Art Gallery 2005: Infinite Time and Spaceless Places
“Much of the art here re-contextualizes our preconceived ways of viewing time and especially space by altering the audiences perceptions of their own environment” - Linda Lauro-Lazin
By Caitlin Winner
Entering the art gallery you are greeted on the left by a strange human form with Gumby arms that is systematically chomping into ham hocks that slide by on a conveyor belt. After the 3D rendered figure takes one huge bite with two giant buck-teeth it tosses the meat into a pile in the back of a dirty room, does a little dance, and then flosses it’s teeth before taking another chunk of meat off the conveyor belt. For seven hours, bite after bite, the pile of meat and bones continues to grow. In this piece, Oral Fixations, Jessica Hodgins and her team take a darkly humors look at the habit of endless consumption and the resulting accumulation of waste.

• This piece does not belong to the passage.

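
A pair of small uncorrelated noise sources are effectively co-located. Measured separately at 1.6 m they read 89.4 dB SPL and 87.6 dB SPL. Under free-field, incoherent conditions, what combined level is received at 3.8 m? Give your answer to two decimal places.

84.09 dB SPL

Combined at 1.6 m: 10·log₁₀(10^(89.4/10)+10^(87.6/10)) = 91.603 dB SPL.
Then apply −20·log₁₀(3.8/1.6) = -7.513 dB → 84.09 dB SPL.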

Around the corner, Jon Meyer’s quietly beautiful screen based work features a series of rotating rooms. He explained that the software used to manipulate the images (into perspective) is his own, and that the sharpness and fine quality of the images is a result of the 30 inch 4 mega pixel screen and a lack of interlacing in the images. Under the screen a rotation control lets the viewer interact with the virtual "camera" and speeds up or slows down the pace of rotation. The artist remarked that he is interested in capturing a non-singular point of view in the cubist ideal of painting what you know and not what you see. Meyer noted that his most recent work is moving away from paper and will be entirely screen based. This is a sentiment I heard repeated around Gallery by more than one artist.
Ornamental Bug Garden 001 is another impressive screen based work. It is a hanging digital self-contained systems built by boredomresearch in 2004. The garden acts as a closed ecosystem where all the elements interact with each other and the environment according to specific rules. Bordemresearch wrote about this project: "The sensation or illusion of life is our key interest rather than a desire to create life itself. We are fascinated by the complex behavior exhibited by simple rules." The line between nature and technology is blurred, as the elements of the garden are both mechanical and organic.
Invited artist Camille Utterback contributes a large interactive space to the gallery. The works require the viewers to participate with their full body as their motion is tracked from above by custom coded video software. The path of any individual is represented in painterly way on a projected screen at the front of the installation. In this way, fleeting moments of human presence are captured and lost again as others pass though the space. Camille Utterback’s piece may be best described as an aesthetic system that responds fluidly and intriguingly to physical movement in the exhibit space.
A more tactile interactive work is located in a dark booth in the second room of the art gallery where spotlights shine up from the floor and illuminate floating skirts. Exhale: (breath between bodies) is a wearable computing art project. The skirts on display may be put on by participants who become part of the “aware-able” body network, a constructed community producing collective breaths.
In another dimly lit passageway tiny red lights fade against a black background of Campbell’s Ambiguous Icon series. Four grids of LED’s, two portraits and two moving figures hang, like paintings on the wall. These works are computer art without gradient images and a high-resolution monitor, yet there is a sense of abstract beauty in the forms. One of the LED panels has an angled sheet of diffusing plexiglass in front. As the pedestrians move from left to right the figures gradually change from a grouping of red dots to a continuous form, or metaphorically from a digital representation to an analog one.
This year’s digital art maps and traces threads though time and space. From the Exhale project, which makes a literal use of thread, to the Utterback’s piece which interprets the body’s transient passage through time, to Meyer’s timelessly looping rooms and Campbell’s endlessly walking pedestrians, all of the work presented challenges the viewer’s perception of time and place.
Art Gallery Gallery Chair Linda Lauro-Lazin offers her view on this years gallery: "Much of the art here re-contextualizes our preconceived ways of viewing time and especially space by altering the audiences perceptions of their own environment."